La décision de l'employeur concernant la sanction ne sera pas connue à la fin de l'entretien. La loi impose à l'employeur d'observer un délai de réflexion avant de notifier sa décision.

Notification de la sanction au salarié

L'employeur doit attendre au minimum 2 jours ouvrables après l'entretien avant de notifier la sanction au salarié.

La sanction doit être notifiée au plus tard 1 mois après l'entretien.

La sanction fait l'objet d'une décision écrite et argumentée, adressée au salarié par lettre recommandée ou remise en main propre.

Exemple

Si l'entretien se déroule le lundi, l'employeur doit attendre le jeudi pour poster la lettre de notification de la sanction.

Si l'entretien se déroule le jeudi, l'employeur doit attendre le mardi de la semaine suivante pour poster la lettre de notification de la sanction.
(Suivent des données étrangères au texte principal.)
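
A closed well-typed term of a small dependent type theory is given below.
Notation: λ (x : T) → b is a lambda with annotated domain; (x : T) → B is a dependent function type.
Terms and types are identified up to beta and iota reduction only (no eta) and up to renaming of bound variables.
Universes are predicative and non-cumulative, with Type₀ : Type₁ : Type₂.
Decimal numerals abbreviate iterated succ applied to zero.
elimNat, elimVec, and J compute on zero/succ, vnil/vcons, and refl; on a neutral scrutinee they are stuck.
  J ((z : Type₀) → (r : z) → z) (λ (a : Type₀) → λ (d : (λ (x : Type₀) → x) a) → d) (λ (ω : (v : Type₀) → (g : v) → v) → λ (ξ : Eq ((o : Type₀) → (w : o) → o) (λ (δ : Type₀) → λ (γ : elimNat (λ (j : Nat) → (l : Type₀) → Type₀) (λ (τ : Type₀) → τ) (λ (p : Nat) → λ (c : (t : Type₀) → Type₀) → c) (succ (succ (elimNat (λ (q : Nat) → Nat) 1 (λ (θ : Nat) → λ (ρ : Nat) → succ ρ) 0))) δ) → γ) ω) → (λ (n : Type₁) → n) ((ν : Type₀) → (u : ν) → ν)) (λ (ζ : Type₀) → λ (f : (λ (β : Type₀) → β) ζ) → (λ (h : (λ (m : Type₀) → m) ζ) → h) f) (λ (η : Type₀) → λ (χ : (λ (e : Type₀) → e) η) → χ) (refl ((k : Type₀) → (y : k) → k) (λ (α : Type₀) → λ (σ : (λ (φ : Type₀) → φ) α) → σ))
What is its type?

inferred type:
  (z : Type₀) → (r : z) → z


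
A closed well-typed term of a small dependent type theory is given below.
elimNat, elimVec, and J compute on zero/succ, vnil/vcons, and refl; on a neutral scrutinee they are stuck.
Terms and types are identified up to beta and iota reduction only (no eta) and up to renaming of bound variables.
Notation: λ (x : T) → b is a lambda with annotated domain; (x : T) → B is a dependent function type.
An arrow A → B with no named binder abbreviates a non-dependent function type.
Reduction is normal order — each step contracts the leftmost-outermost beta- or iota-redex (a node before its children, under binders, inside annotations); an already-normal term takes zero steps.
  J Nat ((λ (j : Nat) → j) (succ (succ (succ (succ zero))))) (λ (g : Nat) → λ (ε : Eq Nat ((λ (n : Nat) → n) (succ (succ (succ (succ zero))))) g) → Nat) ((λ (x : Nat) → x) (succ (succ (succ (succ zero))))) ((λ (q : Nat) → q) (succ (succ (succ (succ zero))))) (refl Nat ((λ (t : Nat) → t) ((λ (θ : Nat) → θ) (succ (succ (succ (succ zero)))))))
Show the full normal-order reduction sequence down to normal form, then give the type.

reduction (normal order):
  J Nat ((λ (j : Nat) → j) (succ (succ (succ (succ zero))))) (λ (g : Nat) → λ (ε : Eq Nat ((λ (n : Nat) → n) (succ (succ (succ (succ zero))))) g) → Nat) ((λ (x : Nat) → x) (succ (succ (succ (succ zero))))) ((λ (q : Nat) → q) (succ (succ (succ (succ zero))))) (refl Nat ((λ (t : Nat) → t) ((λ (θ : Nat) → θ) (succ (succ (succ (succ zero)))))))
  ~> (λ (j : Nat) → j) (succ (succ (succ (succ zero))))
  ~> succ (succ (succ (succ zero)))
inferred type:
  Nat


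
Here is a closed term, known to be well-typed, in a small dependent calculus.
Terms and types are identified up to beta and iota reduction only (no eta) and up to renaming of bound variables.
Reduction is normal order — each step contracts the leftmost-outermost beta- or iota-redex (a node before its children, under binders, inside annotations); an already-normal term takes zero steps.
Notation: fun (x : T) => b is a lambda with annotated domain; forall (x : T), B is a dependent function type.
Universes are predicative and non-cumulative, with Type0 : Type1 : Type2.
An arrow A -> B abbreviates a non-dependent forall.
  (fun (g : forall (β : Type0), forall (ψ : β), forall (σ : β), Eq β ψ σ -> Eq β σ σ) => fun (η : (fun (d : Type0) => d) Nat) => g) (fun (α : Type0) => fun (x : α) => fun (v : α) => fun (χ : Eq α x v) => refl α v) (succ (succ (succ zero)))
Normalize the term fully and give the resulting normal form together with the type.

normal form:
  fun (g : Type0) => fun (β : g) => fun (ψ : g) => fun (σ : Eq g β ψ) => refl g ψ
inferred type:
  forall (g : Type0), forall (β : g), forall (ψ : g), Eq g β ψ -> Eq g ψ ψ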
En effet si le délai se termine un samedi, un dimanche ou un jour férié ou chômé, il est prolongé jusqu'au 1er jour ouvrable suivant.

Oui, si le salarié estime que la sanction reçue est injustifiée ou trop lourde, il peut saisir le conseil de prud'hommes (CPH) pour contester la décision de l'employeur.

Si la procédure prévue n'a pas été respectée par l'employeur, il est également possible de saisir le conseil de prud'hommes.